Nakamoto consensus is essentially byzantine fault tolerant and it does not technically guarantee safety in asynchronous environments because the consensus algorithms discussed prior to this deterministically finalize a value at every step but, in nakamoto consensus it is possible for there to be a network partition that lets an attacker with a sufficiently large hash power on one side of the partition to create an alternative chain faster than the honest chain on the other side of the partition. Which may probably lead to double spending problem. But the assumption is that the nodes won’t rush on to create an alternative chain because it is too difficult to coordinate enough hashing power to adapt to new chain.
There are many variants of Nakamoto consensus which was introduced after the advent of Proof of Work(PoW) by bitcoin.
Proof of Work (PoW)
The energy footprint is an issue in PoW which is estimated that a bitcoin mining consumer roughly consumes 24TeraWatt hours of electricity per year — approximately the same amount of electricity used by the entire nation of Ireland per year. ( O’Dwyer K.J. and Malone , 2014) ( de Vries A. , 2018).

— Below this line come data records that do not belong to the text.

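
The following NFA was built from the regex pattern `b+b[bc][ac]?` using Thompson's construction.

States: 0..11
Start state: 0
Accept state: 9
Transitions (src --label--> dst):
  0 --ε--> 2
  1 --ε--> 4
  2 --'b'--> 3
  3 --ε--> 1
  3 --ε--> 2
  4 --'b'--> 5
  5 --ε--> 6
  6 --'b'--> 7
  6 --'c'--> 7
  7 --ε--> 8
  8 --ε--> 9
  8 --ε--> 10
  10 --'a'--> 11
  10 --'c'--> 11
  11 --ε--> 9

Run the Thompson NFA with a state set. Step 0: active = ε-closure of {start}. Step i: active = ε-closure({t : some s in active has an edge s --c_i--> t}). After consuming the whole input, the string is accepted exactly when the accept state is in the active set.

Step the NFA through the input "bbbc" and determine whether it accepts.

Answer: ACCEPT

Trace:
initial (ε-close {0}): {0,2}
'b' @ 1: {1,2,3,4}
'b' @ 2: {1,2,3,4,5,6}
'b' @ 3: {1,2,3,4,5,6,7,8,9,10}  ✓accept
'c' @ 4: {7,8,9,10,11}  ✓accept
end set {7,8,9,10,11} — state 9 in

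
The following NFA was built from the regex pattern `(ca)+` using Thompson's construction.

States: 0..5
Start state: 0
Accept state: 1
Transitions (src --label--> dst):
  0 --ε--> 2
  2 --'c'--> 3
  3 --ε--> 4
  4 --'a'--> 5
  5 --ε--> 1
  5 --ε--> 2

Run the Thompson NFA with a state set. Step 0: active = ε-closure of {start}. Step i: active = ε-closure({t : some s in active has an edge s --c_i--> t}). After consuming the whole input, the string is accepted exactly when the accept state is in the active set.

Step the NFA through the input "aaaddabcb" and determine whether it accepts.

Answer: REJECT

Trace:
initial (ε-close {0}): {0,2}
'a' @ 1: {}  — no active states
rest 'aaddabcb' ignored (set empty)
final: {}; accept 1 not in set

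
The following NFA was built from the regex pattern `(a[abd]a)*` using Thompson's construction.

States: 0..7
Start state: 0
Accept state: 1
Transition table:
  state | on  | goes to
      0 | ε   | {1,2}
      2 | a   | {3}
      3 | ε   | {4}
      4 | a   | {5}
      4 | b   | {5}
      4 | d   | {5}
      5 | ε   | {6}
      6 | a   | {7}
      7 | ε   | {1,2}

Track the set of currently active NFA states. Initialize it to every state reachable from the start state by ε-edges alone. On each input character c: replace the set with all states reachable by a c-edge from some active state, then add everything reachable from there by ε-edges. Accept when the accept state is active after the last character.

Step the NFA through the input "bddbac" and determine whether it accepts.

Answer: REJECT

Steps:
S₀ = ε-closure({0}) = {0,1,2}
'b' @ 1: {}  — dead — no transitions
rest 'ddbac' ignored (set empty)
final: {}; accept 1 not in set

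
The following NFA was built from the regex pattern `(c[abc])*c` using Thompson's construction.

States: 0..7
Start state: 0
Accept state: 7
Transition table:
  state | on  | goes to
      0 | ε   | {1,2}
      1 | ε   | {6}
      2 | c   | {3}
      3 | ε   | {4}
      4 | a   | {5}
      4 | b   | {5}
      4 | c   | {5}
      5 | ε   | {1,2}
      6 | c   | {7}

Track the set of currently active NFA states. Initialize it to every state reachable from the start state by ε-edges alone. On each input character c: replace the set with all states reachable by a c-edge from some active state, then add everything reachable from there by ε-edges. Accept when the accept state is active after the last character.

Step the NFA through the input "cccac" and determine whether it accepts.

S₀ = ε-closure({0}) = {0,1,2,6}
'c' @ 1: {3,4,7}  [accepting]
'c' @ 2: {1,2,5,6}
'c' @ 3: {3,4,7}  [accepting]
'a' @ 4: {1,2,5,6}
'c' @ 5: {3,4,7}  [accepting]
final: {3,4,7}; accept 7 in set

Answer: ACCEPT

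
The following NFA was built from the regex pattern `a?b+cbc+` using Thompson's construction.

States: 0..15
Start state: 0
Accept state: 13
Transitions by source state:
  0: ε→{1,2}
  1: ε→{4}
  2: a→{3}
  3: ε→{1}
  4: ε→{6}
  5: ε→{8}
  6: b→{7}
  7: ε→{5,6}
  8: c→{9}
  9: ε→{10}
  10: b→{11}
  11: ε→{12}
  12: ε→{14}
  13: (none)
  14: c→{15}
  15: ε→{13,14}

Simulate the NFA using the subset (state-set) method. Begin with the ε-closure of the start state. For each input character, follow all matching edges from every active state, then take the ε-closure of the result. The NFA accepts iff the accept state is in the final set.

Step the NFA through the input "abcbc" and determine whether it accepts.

Answer: ACCEPT

Steps:
start: ε-closure({0}) = {0,1,2,4,6}
'a' @ 1: {1,3,4,6}
'b' @ 2: {5,6,7,8}
'c' @ 3: {9,10}
'b' @ 4: {11,12,14}
'c' @ 5: {13,14,15}  [accepting]
after full input: {13,14,15}  (accept=13 in)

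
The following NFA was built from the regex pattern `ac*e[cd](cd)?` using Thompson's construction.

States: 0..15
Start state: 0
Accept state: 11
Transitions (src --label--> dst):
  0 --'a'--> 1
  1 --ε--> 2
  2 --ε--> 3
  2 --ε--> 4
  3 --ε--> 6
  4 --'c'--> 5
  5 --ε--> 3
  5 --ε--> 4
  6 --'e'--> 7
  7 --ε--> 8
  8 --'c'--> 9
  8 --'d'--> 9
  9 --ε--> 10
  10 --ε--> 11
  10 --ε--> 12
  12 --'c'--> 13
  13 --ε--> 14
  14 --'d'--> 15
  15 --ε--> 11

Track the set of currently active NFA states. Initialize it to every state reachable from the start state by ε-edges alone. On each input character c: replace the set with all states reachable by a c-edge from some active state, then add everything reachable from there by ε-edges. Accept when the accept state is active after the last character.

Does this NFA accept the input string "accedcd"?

start: ε-closure({0}) = {0}
'a' @ 1: {1,2,3,4,6}
'c' @ 2: {3,4,5,6}
'c' @ 3: {3,4,5,6}
'e' @ 4: {7,8}
'd' @ 5: {9,10,11,12}  [accepting]
'c' @ 6: {13,14}
'd' @ 7: {11,15}  [accepting]
end set {11,15} — state 11 in

Answer: ACCEPT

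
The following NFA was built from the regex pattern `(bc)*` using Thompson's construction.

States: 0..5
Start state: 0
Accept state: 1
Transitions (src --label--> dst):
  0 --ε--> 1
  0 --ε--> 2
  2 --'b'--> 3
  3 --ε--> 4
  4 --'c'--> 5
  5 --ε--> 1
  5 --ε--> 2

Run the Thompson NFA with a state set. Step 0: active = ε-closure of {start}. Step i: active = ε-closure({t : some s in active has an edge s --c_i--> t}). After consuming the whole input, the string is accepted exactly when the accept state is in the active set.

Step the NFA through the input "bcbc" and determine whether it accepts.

Answer: ACCEPT

Trace:
initial (ε-close {0}): {0,1,2}
'b' @ 1: {3,4}
'c' @ 2: {1,2,5}  (accept∈set)
'b' @ 3: {3,4}
'c' @ 4: {1,2,5}  (accept∈set)
end set {1,2,5} — state 1 in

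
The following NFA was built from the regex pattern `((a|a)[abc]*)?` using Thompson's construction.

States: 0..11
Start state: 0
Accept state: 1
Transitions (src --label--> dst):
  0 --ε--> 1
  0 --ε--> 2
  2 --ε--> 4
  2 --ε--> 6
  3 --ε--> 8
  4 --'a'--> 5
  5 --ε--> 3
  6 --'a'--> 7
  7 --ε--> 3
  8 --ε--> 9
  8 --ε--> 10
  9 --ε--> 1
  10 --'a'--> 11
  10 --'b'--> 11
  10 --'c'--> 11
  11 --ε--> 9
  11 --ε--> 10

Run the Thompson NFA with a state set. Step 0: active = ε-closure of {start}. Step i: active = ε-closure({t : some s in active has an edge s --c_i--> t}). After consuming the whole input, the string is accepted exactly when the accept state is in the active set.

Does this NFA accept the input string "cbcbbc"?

Answer: REJECT

Derivation:
S₀ = ε-closure({0}) = {0,1,2,4,6}
'c' @ 1: {}  — dead — no transitions
rest 'bcbbc' ignored (set empty)
end set {} — state 1 not in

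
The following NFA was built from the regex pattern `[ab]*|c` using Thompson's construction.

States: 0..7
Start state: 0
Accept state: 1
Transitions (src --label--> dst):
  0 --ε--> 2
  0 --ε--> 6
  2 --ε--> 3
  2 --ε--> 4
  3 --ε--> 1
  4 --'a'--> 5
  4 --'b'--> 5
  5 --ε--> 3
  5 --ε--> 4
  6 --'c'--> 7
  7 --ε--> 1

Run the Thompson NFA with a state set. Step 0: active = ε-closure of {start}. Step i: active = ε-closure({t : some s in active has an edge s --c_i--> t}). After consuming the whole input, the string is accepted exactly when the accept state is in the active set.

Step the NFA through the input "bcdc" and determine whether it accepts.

S₀ = ε-closure({0}) = {0,1,2,3,4,6}
'b' @ 1: {1,3,4,5}  ✓accept
'c' @ 2: {}  — dead — no transitions
rest 'dc' ignored (set empty)
end set {} — state 1 not in

Answer: REJECT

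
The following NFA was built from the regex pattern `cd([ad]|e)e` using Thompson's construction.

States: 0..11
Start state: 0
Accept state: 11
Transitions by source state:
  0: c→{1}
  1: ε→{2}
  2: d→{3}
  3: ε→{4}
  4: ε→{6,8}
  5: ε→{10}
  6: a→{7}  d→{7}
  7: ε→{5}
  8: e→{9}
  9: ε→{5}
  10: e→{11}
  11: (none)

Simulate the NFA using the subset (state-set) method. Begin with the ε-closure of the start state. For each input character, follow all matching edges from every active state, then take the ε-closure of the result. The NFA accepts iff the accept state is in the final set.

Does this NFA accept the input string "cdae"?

initial (ε-close {0}): {0}
'c' @ 1: {1,2}
'd' @ 2: {3,4,6,8}
'a' @ 3: {5,7,10}
'e' @ 4: {11}  ✓accept
after full input: {11}  (accept=11 in)

Answer: ACCEPT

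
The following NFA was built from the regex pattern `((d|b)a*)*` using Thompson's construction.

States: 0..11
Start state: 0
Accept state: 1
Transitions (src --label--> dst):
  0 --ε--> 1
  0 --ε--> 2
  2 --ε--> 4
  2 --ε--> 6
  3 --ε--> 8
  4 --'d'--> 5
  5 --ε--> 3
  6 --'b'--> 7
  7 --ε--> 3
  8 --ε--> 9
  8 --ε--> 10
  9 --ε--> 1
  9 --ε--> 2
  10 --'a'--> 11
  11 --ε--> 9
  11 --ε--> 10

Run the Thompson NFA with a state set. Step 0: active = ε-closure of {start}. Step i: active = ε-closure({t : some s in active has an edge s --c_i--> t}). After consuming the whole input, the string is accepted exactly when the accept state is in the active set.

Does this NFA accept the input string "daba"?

start: ε-closure({0}) = {0,1,2,4,6}
'd' @ 1: {1,2,3,4,5,6,8,9,10}  (accept∈set)
'a' @ 2: {1,2,4,6,9,10,11}  (accept∈set)
'b' @ 3: {1,2,3,4,6,7,8,9,10}  (accept∈set)
'a' @ 4: {1,2,4,6,9,10,11}  (accept∈set)
final: {1,2,4,6,9,10,11}; accept 1 in set

Answer: ACCEPT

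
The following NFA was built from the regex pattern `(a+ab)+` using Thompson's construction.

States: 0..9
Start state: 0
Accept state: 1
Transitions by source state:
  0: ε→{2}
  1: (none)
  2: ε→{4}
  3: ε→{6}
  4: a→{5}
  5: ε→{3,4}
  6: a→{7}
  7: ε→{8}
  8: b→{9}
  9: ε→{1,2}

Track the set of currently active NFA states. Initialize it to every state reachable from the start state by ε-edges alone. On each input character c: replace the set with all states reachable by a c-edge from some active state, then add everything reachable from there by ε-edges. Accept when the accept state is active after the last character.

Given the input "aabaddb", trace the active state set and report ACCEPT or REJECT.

S₀ = ε-closure({0}) = {0,2,4}
'a' @ 1: {3,4,5,6}
'a' @ 2: {3,4,5,6,7,8}
'b' @ 3: {1,2,4,9}  (accept∈set)
'a' @ 4: {3,4,5,6}
'd' @ 5: {}  — state set empty
rest 'db' ignored (set empty)
end set {} — state 1 not in

Answer: REJECT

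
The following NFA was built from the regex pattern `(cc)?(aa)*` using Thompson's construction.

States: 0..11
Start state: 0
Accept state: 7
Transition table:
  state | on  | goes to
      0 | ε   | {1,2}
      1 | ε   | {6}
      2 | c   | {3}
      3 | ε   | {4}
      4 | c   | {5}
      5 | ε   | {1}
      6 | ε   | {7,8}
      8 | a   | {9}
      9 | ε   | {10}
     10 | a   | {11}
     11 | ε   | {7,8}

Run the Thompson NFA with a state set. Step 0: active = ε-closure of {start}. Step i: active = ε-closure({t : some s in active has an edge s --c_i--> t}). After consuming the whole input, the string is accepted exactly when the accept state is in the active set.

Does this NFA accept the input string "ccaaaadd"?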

As per PoW, due to the immense use of energy single miners couldn’t bear the cost so that several miners gather to form grouped hashing which is called mining pools. Due to this the hashing power of the network centralized to several mining pools which again allow 51% attack and eventually double spending. There is also the argument that the use of pure Proof of Work can lead to a decrease in network security with a decreasing mining award over time (as is the case with Bitcoin). Even with transaction fees in place, many miners will find it unprofitable to support the network and will remove their processing power, which will reduce the complexity of performing PoW tasks and therefore the cost of potential attacks.
This leads for finding alternative consensus mechanisms to overcome these issues, but still PoW is the most widely implemented consensus algorithms for modern blockchain systems.